I {patientName} agree to participate in the Dot Lake Village Telemedicine Clinic. I understand that my image and my Protected Health Information will be transmitted electronically through the videoconference(s) to physicians and other healthcare professionals for the purpose of providing medical diagnostic assessment and treatment services to me.
I understand that the transmissions are encrypted and the likelihood of this transmission being intercepted by unauthorized persons is extremely small but is a possibility. I understand that my personal image will not be disclosed and effort will be made to protect other identifying information from disclosure.
I understand that I can withdraw my permission for the videoconference any time prior to the videoconference. I also understand that I may interrupt the videoconference at any time. Withdrawing my consent or interrupting the videoconference will not have any negative impact on my ability to continue my care. I understand that I may still pursue consultation in person with a physician or other healthcare professional. I understand that if I interrupt the videoconference, the videoconference will be incomplete and the healthcare professionals involved in the videoconference will be unable to provide treatment or services to me at that time.

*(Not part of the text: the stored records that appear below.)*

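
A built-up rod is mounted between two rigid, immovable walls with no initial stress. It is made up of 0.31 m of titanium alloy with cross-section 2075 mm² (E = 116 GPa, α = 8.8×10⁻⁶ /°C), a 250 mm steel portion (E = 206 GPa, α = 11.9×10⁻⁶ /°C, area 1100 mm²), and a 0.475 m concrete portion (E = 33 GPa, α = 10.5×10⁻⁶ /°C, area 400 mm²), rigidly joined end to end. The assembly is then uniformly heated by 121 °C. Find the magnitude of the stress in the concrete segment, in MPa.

σ ≈ 84.3 MPa (compressive)

Free thermal expansion of the whole bar: Σ αᵢΔT Lᵢ = 8.8×10⁻⁶×121×310 + 11.9×10⁻⁶×121×250 + 10.5×10⁻⁶×121×475 = 1.294 mm.
The walls prevent any net length change, so an axial force P (same in every segment) develops. Compatibility: P · Σ Lᵢ/(AᵢEᵢ) = δ_free.
The series flexibility is Σ Lᵢ/(AᵢEᵢ) = 310/(2075×116×10³) + 250/(1100×206×10³) + 475/(400×33×10³) = 3.838×10⁻⁵ mm/N.
Hence P = δ_free / Σ(L/AE) = 1.294/3.838×10⁻⁵ = 33.71 kN (compressive).
σ_{concrete} = P / A = 33710 / 400 = 84.27 MPa.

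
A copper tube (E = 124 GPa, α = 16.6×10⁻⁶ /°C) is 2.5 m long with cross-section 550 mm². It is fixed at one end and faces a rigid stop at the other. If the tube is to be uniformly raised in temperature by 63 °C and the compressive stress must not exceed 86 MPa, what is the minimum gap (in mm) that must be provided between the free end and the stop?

g ≈ 0.881 mm

With no wall the tube would lengthen by αΔT L = 16.6×10⁻⁶ × 63 × 2500 = 2.615 mm.
A stress of 86 MPa corresponds to the wall pushing the tube back by σL/E = 86×2500/(124×10³) = 1.734 mm.
So the gap has to take up the difference, g_min = δ_free − σL/E = 2.615 − 1.734 = 0.8806 mm.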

I understand that there are limits to Telemedicine technology and there is no guarantee that this Telemedicine session will eliminate the need for me to see a specialist in person in order to receive appropriate or additional treatment for my current condition.
I have read this document carefully and any questions I have asked about this consent have been answered to my satisfaction. I fully understand the terms of my consent to the release of Protected Health Information and to participate in Telemedicine videoconference(s).
This consent will remain effective one year from the date of signature.